Isn’t the nature of science to be skeptical? Isn’t it good to question everything?
Yes, but —
Here’s what is getting lost in the conversation:
Scientists have been asking these questions for nearly 200 years. The scientific community has been studying these questions for so long that collectively they have amassed an overwhelming amount of evidence pointing to a clear conclusion.
A similar situation is smoking and cancer. Nowadays, no one questions the link between smoking and cancer, because the science was settled in the 1960s after more than 50 years of research. The questions have been asked and answered with indisputable evidence.
We can think of the state of human activities and climate change as no different than smoking and cancer. In fact, we are statistically more confident that humans cause climate change than that smoking causes cancer.

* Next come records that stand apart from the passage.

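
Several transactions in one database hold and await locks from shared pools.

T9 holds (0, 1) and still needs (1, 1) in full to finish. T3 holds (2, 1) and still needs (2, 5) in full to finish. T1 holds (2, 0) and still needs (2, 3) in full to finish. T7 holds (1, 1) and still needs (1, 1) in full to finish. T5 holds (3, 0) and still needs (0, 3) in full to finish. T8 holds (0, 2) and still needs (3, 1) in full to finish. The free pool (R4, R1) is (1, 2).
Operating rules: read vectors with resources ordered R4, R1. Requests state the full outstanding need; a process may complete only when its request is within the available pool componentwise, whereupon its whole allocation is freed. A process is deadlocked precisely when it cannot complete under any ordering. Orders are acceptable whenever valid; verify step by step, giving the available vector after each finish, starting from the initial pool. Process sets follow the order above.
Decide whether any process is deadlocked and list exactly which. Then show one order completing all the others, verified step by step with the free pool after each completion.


Nothing here is deadlocked.
Key observation: starting with T7, each completion frees enough for the next — no one is permanently blocked.
A valid finishing order for the others: T7, T1, T8, T3, T5, T9. Check, step by step:
  pool = (1, 2)
  T7 needs (1, 1) <= (1, 2) -> finishes; pool += (1, 1) = (2, 3)
  T1 needs (2, 3) <= (2, 3) -> finishes; pool += (2, 0) = (4, 3)
  T8 needs (3, 1) <= (4, 3) -> finishes; pool += (0, 2) = (4, 5)
  T3 needs (2, 5) <= (4, 5) -> finishes; pool += (2, 1) = (6, 6)
  T5 needs (0, 3) <= (6, 6) -> finishes; pool += (3, 0) = (9, 6)
  T9 needs (1, 1) <= (9, 6) -> finishes; pool += (0, 1) = (9, 7)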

Our confidence comes from the culmination of over a century of research by tens of thousands of scientists at hundreds of institutions in more than a hundred nations.
So what is the evidence?
The research falls into nine independently-studied but physically-related lines of evidence, that build to the overall clear conclusion that humans are the main cause of climate change:
- Simple chemistry that when we burn carbon-based materials, carbon dioxide (CO2) is emitted (research beginning in 1900s)
- Basic accounting of what we burn, and therefore how much CO2 we emit (data collection beginning in 1970s)
- Measuring CO2 in the atmosphere to find that it is indeed increasing (measurements beginning in 1950s)
- Chemical analysis of the atmospheric CO2 that reveals the increase is coming from burning fossil fuels (research beginning in 1950s)
- Basic physics that shows us that CO2 absorbs heat (research beginning in 1820s)
- Monitoring climate conditions to find that recent warming of the Earth is correlated to and follows rising CO2 emissions (research beginning in 1930s)
- Ruling out natural factors that can influence climate like the Sun and ocean cycles (research beginning in 1830s)
- Employing computer models to run experiments of natural vs. human-influenced “simulated Earths” (research beginning in 1960s)
- Consensus among scientists that consider all previous lines of evidence and make their own conclusions (polling beginning in 1990s)
(You can also see these nine lines of evidence illustrated in the graphic below)
Skeptics sometimes point to the last two supporting lines of evidence as weaknesses. They’re not. But even if you choose to doubt them, it is really the first seven that, combined, point to human activities as the only explanation of rising global temperatures since the Industrial Revolution, and the subsequent climate changes (such as ice melt and sea level rise) that have occurred due to this global warming.
The science is settled, and the sooner we accept this, the sooner we can work together towards addressing the problems caused by climate change – and towards a better future for us all.